Уленшпигель за это время успел поднять посох.
— А я тебя сейчас отучу, негодяй, обращаться к царице небесной с просьбой убить младенца во чреве матери! — воскликнул Уленшпигель и так отдубасил злого рогача, что тот замертво свалился на землю.
А к небу по-прежнему возносились стенания богомольцев, звуки дудок, альтов, скрипиц и волынок и, подобно чистому фимиаму, запах жареного.
37
Клаас, Сооткин и Неле сидели у камелька и говорили о странствующем страннике.
— Девочка! — молвила Сооткин. — Неужто чары твоей юности не могли удержать его?
— Увы, не могли! — отвечала Неле.
— Это потому, что какие-то другие чары принуждают его вечно шататься — ведь он сидит на месте, только когда трескает, — заметил Клаас.
— Бессердечный урод! — со вздохом проговорила Неле.
— Бессердечный — это правда, но не урод, — возразила Сооткин. — Если у моего сына Уленшпигеля не греческий и не римский профиль, то это еще полбеды.
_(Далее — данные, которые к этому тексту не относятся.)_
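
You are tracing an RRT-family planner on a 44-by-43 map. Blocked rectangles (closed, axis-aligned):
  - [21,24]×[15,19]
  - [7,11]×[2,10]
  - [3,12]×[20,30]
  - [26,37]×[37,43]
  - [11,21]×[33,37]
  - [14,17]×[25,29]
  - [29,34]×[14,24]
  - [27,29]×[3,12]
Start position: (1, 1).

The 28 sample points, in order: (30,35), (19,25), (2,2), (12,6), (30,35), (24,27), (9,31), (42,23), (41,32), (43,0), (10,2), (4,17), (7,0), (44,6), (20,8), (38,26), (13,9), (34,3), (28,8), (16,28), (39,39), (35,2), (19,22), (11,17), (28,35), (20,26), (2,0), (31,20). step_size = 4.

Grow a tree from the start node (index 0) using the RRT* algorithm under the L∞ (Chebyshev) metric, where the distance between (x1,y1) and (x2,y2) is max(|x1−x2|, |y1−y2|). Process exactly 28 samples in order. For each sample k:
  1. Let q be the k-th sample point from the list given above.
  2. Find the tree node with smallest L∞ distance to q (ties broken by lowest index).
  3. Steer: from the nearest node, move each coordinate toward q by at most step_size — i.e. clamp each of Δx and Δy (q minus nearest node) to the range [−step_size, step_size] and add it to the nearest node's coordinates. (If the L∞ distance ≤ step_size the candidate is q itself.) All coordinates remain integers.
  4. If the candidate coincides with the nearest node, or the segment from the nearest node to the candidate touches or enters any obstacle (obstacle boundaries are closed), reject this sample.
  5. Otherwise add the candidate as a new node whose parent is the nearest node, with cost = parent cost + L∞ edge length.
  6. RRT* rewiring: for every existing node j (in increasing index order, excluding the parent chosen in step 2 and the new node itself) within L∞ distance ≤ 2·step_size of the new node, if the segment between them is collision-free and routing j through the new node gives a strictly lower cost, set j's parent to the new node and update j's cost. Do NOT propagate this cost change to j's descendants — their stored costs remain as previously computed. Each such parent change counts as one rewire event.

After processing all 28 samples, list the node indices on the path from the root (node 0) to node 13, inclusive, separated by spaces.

Path: 0 1 3 5 6 8 10 13

1. q=(30,35) nearest=0 d=34 new=(5,5) → add node 1 parent=0 cost=4
2. q=(19,25) nearest=1 d=20 new=(9,9) → blocked by [7,11]×[2,10], reject
3. q=(2,2) nearest=0 d=1 new=(2,2) → add node 2 parent=0 cost=1
4. q=(12,6) nearest=1 d=7 new=(9,6) → blocked by [7,11]×[2,10], reject
5. q=(30,35) nearest=1 d=30 new=(9,9) → blocked by [7,11]×[2,10], reject
6. q=(24,27) nearest=1 d=22 new=(9,9) → blocked by [7,11]×[2,10], reject
7. q=(9,31) nearest=1 d=26 new=(9,9) → blocked by [7,11]×[2,10], reject
8. q=(42,23) nearest=1 d=37 new=(9,9) → blocked by [7,11]×[2,10], reject
9. q=(41,32) nearest=1 d=36 new=(9,9) → blocked by [7,11]×[2,10], reject
10. q=(43,0) nearest=1 d=38 new=(9,1) → blocked by [7,11]×[2,10], reject
11. q=(10,2) nearest=1 d=5 new=(9,2) → blocked by [7,11]×[2,10], reject
12. q=(4,17) nearest=1 d=12 new=(4,9) → add node 3 parent=1 cost=8
13. q=(7,0) nearest=1 d=5 new=(7,1) → add node 4 parent=1 cost=8
14. q=(44,6) nearest=4 d=37 new=(11,5) → blocked by [7,11]×[2,10], reject
15. q=(20,8) nearest=4 d=13 new=(11,5) → blocked by [7,11]×[2,10], reject
16. q=(38,26) nearest=4 d=31 new=(11,5) → blocked by [7,11]×[2,10], reject
17. q=(13,9) nearest=1 d=8 new=(9,9) → blocked by [7,11]×[2,10], reject
18. q=(34,3) nearest=4 d=27 new=(11,3) → blocked by [7,11]×[2,10], reject
19. q=(28,8) nearest=4 d=21 new=(11,5) → blocked by [7,11]×[2,10], reject
20. q=(16,28) nearest=3 d=19 new=(8,13) → add node 5 parent=3 cost=12
21. q=(39,39) nearest=5 d=31 new=(12,17) → add node 6 parent=5 cost=16
22. q=(35,2) nearest=6 d=23 new=(16,13) → add node 7 parent=6 cost=20
23. q=(19,22) nearest=6 d=7 new=(16,21) → add node 8 parent=6 cost=20
24. q=(11,17) nearest=6 d=1 new=(11,17) → add node 9 parent=6 cost=17
25. q=(28,35) nearest=8 d=14 new=(20,25) → add node 10 parent=8 cost=24
26. q=(20,26) nearest=10 d=1 new=(20,26) → add node 11 parent=10 cost=25
27. q=(2,0) nearest=0 d=1 new=(2,0) → add node 12 parent=0 cost=1; rewire 4→12 (6<8)
28. q=(31,20) nearest=10 d=11 new=(24,21) → add node 13 parent=10 cost=28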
Зато у него фламандские быстрые ноги, острые карие глаза, как у франка из Брюгге, а нос и рот точно делали две лисы, до тонкости изучившие хитрое искусство ваяния.
— А кто сотворил его ленивые руки и его ноги, прыткие, когда его манят забавы? — спросил Клаас.
— Его еще очень юное сердце, — отвечала Сооткин.
38
Катлина вылечила целебными травами по просьбе Спейлмана его быка, трех баранов и свинью, но вылечить корову Яна Белуна ей не удалось. Тогда он обвинил ее в колдовстве. Он утверждал, что она испортила корову: когда она давала ей травы, то, дескать, гладила ее и говорила с ней на каком-то, очевидно, бесовском языке, ибо истинному христианину не должно разговаривать с животными.
Вышеназванный Ян Белун к этому присовокупил, что у его соседа Спейлмана она вылечила быка, баранов и свинью, а что его корову она отравила, разумеется, по наущению Спейлмана, который позавидовал, что его, Белуна, земля возделана лучше, нежели у него, и лучше родит. На основании показаний Питера Мёлемейстера, человека во всех отношениях достойного, и самого Яна Белуна, засвидетельствовавших, что весь Дамме почитает Катлину за колдунью и что, вне всякого сомнения, это она отравила корову, Катлина была взята под стражу, и ее велено было пытать до тех пор, пока она не сознается в своих преступлениях и злодеяниях.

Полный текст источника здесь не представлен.